Self-Reporting Is Important

I am realizing that there are a few issues that could be related to the cognitive issues Ive been fighting with over the past few years. Thing is, I have never really given them as information to a doctor (even my GP), because I simply have always thought they were just a part of how my brain works.

But, after taking the vocabulary test that has been making its way through my Facebook friends, and having two entirely different results (one last night, just before bed, and again less than an hour ago [relatively early in my day, since I slept in until almost 1:30 pm]).  Last night’s test gave a result of 17,700 words, while the more recent one gave a result of 30,150 words.  Now, I am fairly sure that this is a test meant for entertainment, rather than a particularly rigorous medical or psychological test, but the numbers are somewhat significant to me.

As usual, I started looking for medical or psychological articles relating to cognitive issues being more likely when tired versus being awake and alert.

Except, as I started reading, there were other issues that started being discussed in those articles.  Things like the word deafness I have experienced for most of my life (which has become more noticeable the older I get) which isn’t completely just the issue of not recognizing phonemes (but, tends to change the word from a  simply innocent word into something dirty or vulgar), as well as some other auditory processing issues. Or the fact I experience phantom smells, which can often make my sense of taste wonky. This isn’t at odds with the fact I seem to be highly sensitive to taste, which often means I need more bland food than the people around me.

What I am finding in articles is that most of these issues are a result of degenerative issue.  Given that the neuropsychologist, in his intake report, found it necessary to include the fact that I dropped a 5 lb. hammer on my head at 8 years old (to the extent that even now, 39 years later, still have a noticeable dip in my skull), I am realizing that this could have done more damage than either myself, my parents or the next door neighbor who reported me as having been “weaving down the driveway” to my mother approximately a week later.
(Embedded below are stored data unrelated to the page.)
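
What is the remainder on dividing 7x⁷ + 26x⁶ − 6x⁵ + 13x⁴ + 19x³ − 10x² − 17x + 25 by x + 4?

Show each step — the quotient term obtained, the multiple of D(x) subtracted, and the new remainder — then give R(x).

Step 1: lead(7x⁷ + 26x⁶ − 6x⁵ + 13x⁴ + 19x³ − 10x² − 17x + 25) ÷ lead(D) = 7x⁷ ÷ x = 7x⁶. Subtract (7x⁶)·D = 7x⁷ + 28x⁶. Remainder: −2x⁶ − 6x⁵ + 13x⁴ + 19x³ − 10x² − 17x + 25.
Step 2: lead(−2x⁶ − 6x⁵ + 13x⁴ + 19x³ − 10x² − 17x + 25) ÷ lead(D) = −2x⁶ ÷ x = −2x⁵. Subtract (−2x⁵)·D = −2x⁶ − 8x⁵. Remainder: 2x⁵ + 13x⁴ + 19x³ − 10x² − 17x + 25.
Step 3: lead(2x⁵ + 13x⁴ + 19x³ − 10x² − 17x + 25) ÷ lead(D) = 2x⁵ ÷ x = 2x⁴. Subtract (2x⁴)·D = 2x⁵ + 8x⁴. Remainder: 5x⁴ + 19x³ − 10x² − 17x + 25.
Step 4: lead(5x⁴ + 19x³ − 10x² − 17x + 25) ÷ lead(D) = 5x⁴ ÷ x = 5x³. Subtract (5x³)·D = 5x⁴ + 20x³. Remainder: −x³ − 10x² − 17x + 25.
Step 5: lead(−x³ − 10x² − 17x + 25) ÷ lead(D) = −x³ ÷ x = −x². Subtract (−x²)·D = −x³ − 4x². Remainder: −6x² − 17x + 25.
Step 6: lead(−6x² − 17x + 25) ÷ lead(D) = −6x² ÷ x = −6x. Subtract (−6x)·D = −6x² − 24x. Remainder: 7x + 25.
Step 7: lead(7x + 25) ÷ lead(D) = 7x ÷ x = 7. Subtract (7)·D = 7x + 28. Remainder: −3.

R(x) = −3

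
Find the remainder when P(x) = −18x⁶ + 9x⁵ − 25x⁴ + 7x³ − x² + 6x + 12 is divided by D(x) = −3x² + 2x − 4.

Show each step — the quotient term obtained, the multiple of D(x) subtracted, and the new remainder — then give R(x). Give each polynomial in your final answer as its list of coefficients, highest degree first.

Step 1: lead(−18x⁶ + 9x⁵ − 25x⁴ + 7x³ − x² + 6x + 12) ÷ lead(D) = −18x⁶ ÷ −3x² = 6x⁴. Subtract (6x⁴)·D = −18x⁶ + 12x⁵ − 24x⁴. Remainder: −3x⁵ − x⁴ + 7x³ − x² + 6x + 12.
Step 2: lead(−3x⁵ − x⁴ + 7x³ − x² + 6x + 12) ÷ lead(D) = −3x⁵ ÷ −3x² = x³. Subtract (x³)·D = −3x⁵ + 2x⁴ − 4x³. Remainder: −3x⁴ + 11x³ − x² + 6x + 12.
Step 3: lead(−3x⁴ + 11x³ − x² + 6x + 12) ÷ lead(D) = −3x⁴ ÷ −3x² = x². Subtract (x²)·D = −3x⁴ + 2x³ − 4x². Remainder: 9x³ + 3x² + 6x + 12.
Step 4: lead(9x³ + 3x² + 6x + 12) ÷ lead(D) = 9x³ ÷ −3x² = −3x. Subtract (−3x)·D = 9x³ − 6x² + 12x. Remainder: 9x² − 6x + 12.
Step 5: lead(9x² − 6x + 12) ÷ lead(D) = 9x² ÷ −3x² = −3. Subtract (−3)·D = 9x² − 6x + 12. Remainder: 0.

R = [0]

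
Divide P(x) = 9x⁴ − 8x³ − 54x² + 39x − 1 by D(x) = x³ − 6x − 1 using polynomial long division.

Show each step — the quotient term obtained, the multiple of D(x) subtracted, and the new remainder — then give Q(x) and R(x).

Step 1: lead(9x⁴ − 8x³ − 54x² + 39x − 1) ÷ lead(D) = 9x⁴ ÷ x³ = 9x. Subtract (9x)·D = 9x⁴ − 54x² − 9x. Remainder: −8x³ + 48x − 1.
Step 2: lead(−8x³ + 48x − 1) ÷ lead(D) = −8x³ ÷ x³ = −8. Subtract (−8)·D = −8x³ + 48x + 8. Remainder: −9.

Q(x) = 9x − 8; R(x) = −9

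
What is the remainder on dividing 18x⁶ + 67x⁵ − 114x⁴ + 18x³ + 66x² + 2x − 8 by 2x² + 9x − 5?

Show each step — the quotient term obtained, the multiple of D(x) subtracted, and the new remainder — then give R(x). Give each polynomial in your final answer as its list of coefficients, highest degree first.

Step 1: lead(18x⁶ + 67x⁵ − 114x⁴ + 18x³ + 66x² + 2x − 8) ÷ lead(D) = 18x⁶ ÷ 2x² = 9x⁴. Subtract (9x⁴)·D = 18x⁶ + 81x⁵ − 45x⁴. Remainder: −14x⁵ − 69x⁴ + 18x³ + 66x² + 2x − 8.
Step 2: lead(−14x⁵ − 69x⁴ + 18x³ + 66x² + 2x − 8) ÷ lead(D) = −14x⁵ ÷ 2x² = −7x³. Subtract (−7x³)·D = −14x⁵ − 63x⁴ + 35x³. Remainder: −6x⁴ − 17x³ + 66x² + 2x − 8.
Step 3: lead(−6x⁴ − 17x³ + 66x² + 2x − 8) ÷ lead(D) = −6x⁴ ÷ 2x² = −3x². Subtract (−3x²)·D = −6x⁴ − 27x³ + 15x². Remainder: 10x³ + 51x² + 2x − 8.
Step 4: lead(10x³ + 51x² + 2x − 8) ÷ lead(D) = 10x³ ÷ 2x² = 5x. Subtract (5x)·D = 10x³ + 45x² − 25x. Remainder: 6x² + 27x − 8.
Step 5: lead(6x² + 27x − 8) ÷ lead(D) = 6x² ÷ 2x² = 3. Subtract (3)·D = 6x² + 27x − 15. Remainder: 7.

R = [7]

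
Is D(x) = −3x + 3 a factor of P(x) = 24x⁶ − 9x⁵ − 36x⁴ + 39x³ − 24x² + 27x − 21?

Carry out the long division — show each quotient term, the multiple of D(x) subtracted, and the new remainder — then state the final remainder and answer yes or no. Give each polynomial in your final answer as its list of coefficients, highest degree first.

Step 1: lead(24x⁶ − 9x⁵ − 36x⁴ + 39x³ − 24x² + 27x − 21) ÷ lead(D) = 24x⁶ ÷ −3x = −8x⁵. Subtract (−8x⁵)·D = 24x⁶ − 24x⁵. Remainder: 15x⁵ − 36x⁴ + 39x³ − 24x² + 27x − 21.
Step 2: lead(15x⁵ − 36x⁴ + 39x³ − 24x² + 27x − 21) ÷ lead(D) = 15x⁵ ÷ −3x = −5x⁴. Subtract (−5x⁴)·D = 15x⁵ − 15x⁴. Remainder: −21x⁴ + 39x³ − 24x² + 27x − 21.
Step 3: lead(−21x⁴ + 39x³ − 24x² + 27x − 21) ÷ lead(D) = −21x⁴ ÷ −3x = 7x³. Subtract (7x³)·D = −21x⁴ + 21x³. Remainder: 18x³ − 24x² + 27x − 21.
Step 4: lead(18x³ − 24x² + 27x − 21) ÷ lead(D) = 18x³ ÷ −3x = −6x². Subtract (−6x²)·D = 18x³ − 18x². Remainder: −6x² + 27x − 21.
Step 5: lead(−6x² + 27x − 21) ÷ lead(D) = −6x² ÷ −3x = 2x. Subtract (2x)·D = −6x² + 6x. Remainder: 21x − 21.
Step 6: lead(21x − 21) ÷ lead(D) = 21x ÷ −3x = −7. Subtract (−7)·D = 21x − 21. Remainder: 0.

R = [0], so D(x) is a factor of P(x). yes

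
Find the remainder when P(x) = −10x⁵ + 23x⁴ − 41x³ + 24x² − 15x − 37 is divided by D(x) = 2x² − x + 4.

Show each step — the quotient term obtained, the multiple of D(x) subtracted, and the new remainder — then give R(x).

Step 1: lead(−10x⁵ + 23x⁴ − 41x³ + 24x² − 15x − 37) ÷ lead(D) = −10x⁵ ÷ 2x² = −5x³. Subtract (−5x³)·D = −10x⁵ + 5x⁴ − 20x³. Remainder: 18x⁴ − 21x³ + 24x² − 15x − 37.
Step 2: lead(18x⁴ − 21x³ + 24x² − 15x − 37) ÷ lead(D) = 18x⁴ ÷ 2x² = 9x². Subtract (9x²)·D = 18x⁴ − 9x³ + 36x². Remainder: −12x³ − 12x² − 15x − 37.
Step 3: lead(−12x³ − 12x² − 15x − 37) ÷ lead(D) = −12x³ ÷ 2x² = −6x. Subtract (−6x)·D = −12x³ + 6x² − 24x. Remainder: −18x² + 9x − 37.
Step 4: lead(−18x² + 9x − 37) ÷ lead(D) = −18x² ÷ 2x² = −9. Subtract (−9)·D = −18x² + 9x − 36. Remainder: −1.

R(x) = −1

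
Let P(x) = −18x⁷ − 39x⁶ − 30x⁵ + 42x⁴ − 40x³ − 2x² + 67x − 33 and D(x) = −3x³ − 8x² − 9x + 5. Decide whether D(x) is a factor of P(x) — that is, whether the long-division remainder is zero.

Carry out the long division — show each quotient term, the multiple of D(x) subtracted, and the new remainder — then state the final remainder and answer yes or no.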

The neuropsychologist did not consider it to be more than an “undiagnosed concussion,” but I did not — consistently with my other healthcare providers — report these other issues I have always considered just part of my normal self.

Given the extent of my depression and anxiety due to living with my ex-husband for so very long, it isn’t surprising to me that without that self-reporting and WITH the emotional and mental abuse and its subsequent minor form of PTSD that the gradual cognitive decline would be missed.

And arguing with my GP doctor last week about the fact that the cognitive decline does NOT seem to be related to my depression, anxiety and the (relatively minor form of) PTSD from the abuse was both frustrating and discouraging because she has been so supportive until now. But, if I have never revealed those eccentricities of my life, I cannot really blame her for getting to the end of her understanding of my issues.

I really do have quite a few specialists working on me.  I have my therapist (and wasn’t that a painful session this week, as she made me stay in the ball of pain that has developed over my lifetime from feelings of betrayal by the medical and psychological industries), I have the podiatric surgeon who has focused on my foot and ankle arthritis, the pain doctor (relating to both the back pain and the leg pain), I now have a neurology appointment next week, as well as the neuropsychologist who will be doing extensive testing in August. My GP also thinks an appointment with a psychiatrist would be useful – but that again might be an issue with me not self-reporting some of those eccentrices.

I am also trying to ensure that my GP gets a copy of all reports, procedures and other related information from these specialists, so she can know exactly what is going on with me, and we can discuss how my treatment plans with these specialists can fit into my normal daily regimen to keep myself as healthy as possible.

It still scares me, the idea that I have been developing this unseen brain damage for most of my life.  I am continuing to remind myself that this is ONLY a potential, not a complete diagnosis.  And, I won’t really know until both the neurologist and the neuropsych complete their testing.

When you do your own research into your own symptoms (or even if you hear that some of your symptoms relate to specific disorders), it is quite easy to start allowing your mind to act like the poor hamster to the right.  Your mind keeps circling these issues, and can, often, end up with you believing that you are deathly ill.  Hypochondria is no different than a scientist or detective trying to make the facts fit a specific theory, instead of looking at the facts with an unbiased viewpoint.

I continue to think that doing your own medical research, in association with working with your doctors or specialists, to ensure you can find ways to support the treatment modalities that are advised.  But it is far too tempting to jump down the rabbit hole into hypochondria.

What makes it even more of a problem is that someone like myself, who curbs those desires to self-diagnose when I notice them happening (which I equate with the end of the hamster gif above – I lose my sense of balance and eventually get thrown off that wheel), is often repeatedly told that they are either under the influence of Illness Anxiety Disorder or somatic symptom disorder, because either your symptoms (and your research) is outside of their experience or they feel that you are either lying to them or lying to yourself.

Which, honestly, goes back to the therapy session this Monday.  I think that might be the subject of another post – relating to my struggles with both the medical and psychiatric industry.